The 30-year fixed-rate mortgage reached its highest average since December 2016, Freddie Mac reports. This is the fifth consecutive week that mortgage rates have been on the rise, increasing borrowing costs for home shoppers heading into the spring buying season.
“Following a turbulent Monday,financial markets settled down with the 10-year Treasury yield resuming its upward march. Mortgage rates have followed,” says Len Kiefer, Freddie Mac’s deputy chief economist. “Will higher rates break housing market momentum? It’s too early to tell for sure, but initial readings indicate housing markets are sustaining their momentum so far.”
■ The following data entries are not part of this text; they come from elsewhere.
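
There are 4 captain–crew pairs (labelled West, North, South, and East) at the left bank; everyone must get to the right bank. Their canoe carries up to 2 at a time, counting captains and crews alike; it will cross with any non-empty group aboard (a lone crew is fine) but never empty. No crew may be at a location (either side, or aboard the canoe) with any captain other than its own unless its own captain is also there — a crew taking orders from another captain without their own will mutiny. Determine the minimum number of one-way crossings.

Following every safe sequence of crossings from the start, the most of the 8 that can be at the right bank as the canoe arrives there on crossings 1, 3, 5 is 2, 3, 4 respectively; the best ever achieved is 4 of 8.
From crossing 7 on, no configuration arises that was not already reachable earlier: only 44 distinct safe configurations (who is on which side, and where the canoe is) can ever be reached, none of them has everyone across, and every continuation just revisits them. So no valid plan exists.

impossible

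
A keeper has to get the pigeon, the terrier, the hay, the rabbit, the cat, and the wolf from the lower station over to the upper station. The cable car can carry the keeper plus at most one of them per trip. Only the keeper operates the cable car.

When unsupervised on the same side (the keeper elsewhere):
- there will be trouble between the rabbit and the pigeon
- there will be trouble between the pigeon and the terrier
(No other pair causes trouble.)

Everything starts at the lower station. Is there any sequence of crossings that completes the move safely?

1. Keeper goes to the upper station with the pigeon.  [the lower station: the cat, the hay, the rabbit, the terrier, the wolf | the upper station: the pigeon]
2. Keeper goes back to the lower station alone.  [the lower station: the cat, the hay, the rabbit, the terrier, the wolf | the upper station: the pigeon]
3. Keeper goes to the upper station with the terrier.  [the lower station: the cat, the hay, the rabbit, the wolf | the upper station: the pigeon, the terrier]
4. Keeper goes back to the lower station with the pigeon.  [the lower station: the cat, the hay, the pigeon, the rabbit, the wolf | the upper station: the terrier]
5. Keeper goes to the upper station with the rabbit.  [the lower station: the cat, the hay, the pigeon, the wolf | the upper station: the rabbit, the terrier]
6. Keeper goes back to the lower station alone.  [the lower station: the cat, the hay, the pigeon, the wolf | the upper station: the rabbit, the terrier]
7. Keeper goes to the upper station with the hay.  [the lower station: the cat, the pigeon, the wolf | the upper station: the hay, the rabbit, the terrier]
8. Keeper goes back to the lower station alone.  [the lower station: the cat, the pigeon, the wolf | the upper station: the hay, the rabbit, the terrier]
9. Keeper goes to the upper station with the cat.  [the lower station: the pigeon, the wolf | the upper station: the cat, the hay, the rabbit, the terrier]
10. Keeper goes back to the lower station alone.  [the lower station: the pigeon, the wolf | the upper station: the cat, the hay, the rabbit, the terrier]
11. Keeper goes to the upper station with the wolf.  [the lower station: the pigeon | the upper station: the cat, the hay, the rabbit, the terrier, the wolf]
12. Keeper goes back to the lower station alone.  [the lower station: the pigeon | the upper station: the cat, the hay, the rabbit, the terrier, the wolf]
13. Keeper goes to the upper station with the pigeon.  [the lower station: — | the upper station: the cat, the hay, the pigeon, the rabbit, the terrier, the wolf]

Yes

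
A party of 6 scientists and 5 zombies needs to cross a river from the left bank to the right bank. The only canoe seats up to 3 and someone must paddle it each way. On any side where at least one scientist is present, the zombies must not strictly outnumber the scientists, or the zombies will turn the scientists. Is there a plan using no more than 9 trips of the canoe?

Yes — this plan uses 9 crossings (≤ 9):
1. 3 zombies → the right bank.  (the left bank: 6S 2Z; the right bank: 0S 3Z)
2. 1 zombie ← the left bank.  (the left bank: 6S 3Z; the right bank: 0S 2Z)
3. 3 scientists → the right bank.  (the left bank: 3S 3Z; the right bank: 3S 2Z)
4. 1 scientist ← the left bank.  (the left bank: 4S 3Z; the right bank: 2S 2Z)
5. 2 scientists and 1 zombie → the right bank.  (the left bank: 2S 2Z; the right bank: 4S 3Z)
6. 1 scientist ← the left bank.  (the left bank: 3S 2Z; the right bank: 3S 3Z)
7. 2 scientists and 1 zombie → the right bank.  (the left bank: 1S 1Z; the right bank: 5S 4Z)
8. 1 scientist ← the left bank.  (the left bank: 2S 1Z; the right bank: 4S 4Z)
9. 2 scientists and 1 zombie → the right bank.  (the left bank: 0S 0Z; the right bank: 6S 5Z)

Yes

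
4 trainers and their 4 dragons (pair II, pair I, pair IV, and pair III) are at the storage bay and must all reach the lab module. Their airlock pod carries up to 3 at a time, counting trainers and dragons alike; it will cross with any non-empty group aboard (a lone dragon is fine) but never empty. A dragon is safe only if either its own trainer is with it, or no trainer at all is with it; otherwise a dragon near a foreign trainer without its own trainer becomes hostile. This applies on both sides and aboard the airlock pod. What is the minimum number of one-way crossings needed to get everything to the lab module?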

Freddie Mac reports the following national averages with mortgage rates for the week ending Feb. 8:
- 30-year fixed-rate mortgages averaged 4.32 percent, with an average 0.6 point, rising from last week’s 4.22 percent average. Last year at this time, 30-year rates averaged 4.17 percent.
- 15-year fixed-rate mortgages averaged 3.77 percent, with an average 0.5, up from a 3.68 percent average last week. A year ago, 15-year rates averaged 3.39 percent.
- 5-year hybrid adjustable-rate mortgages averaged 3.57 percent, with an average 0.4 point, increasing from last week’s 3.53 percent average. A year ago, 5-year ARMs averaged 3.21 percent.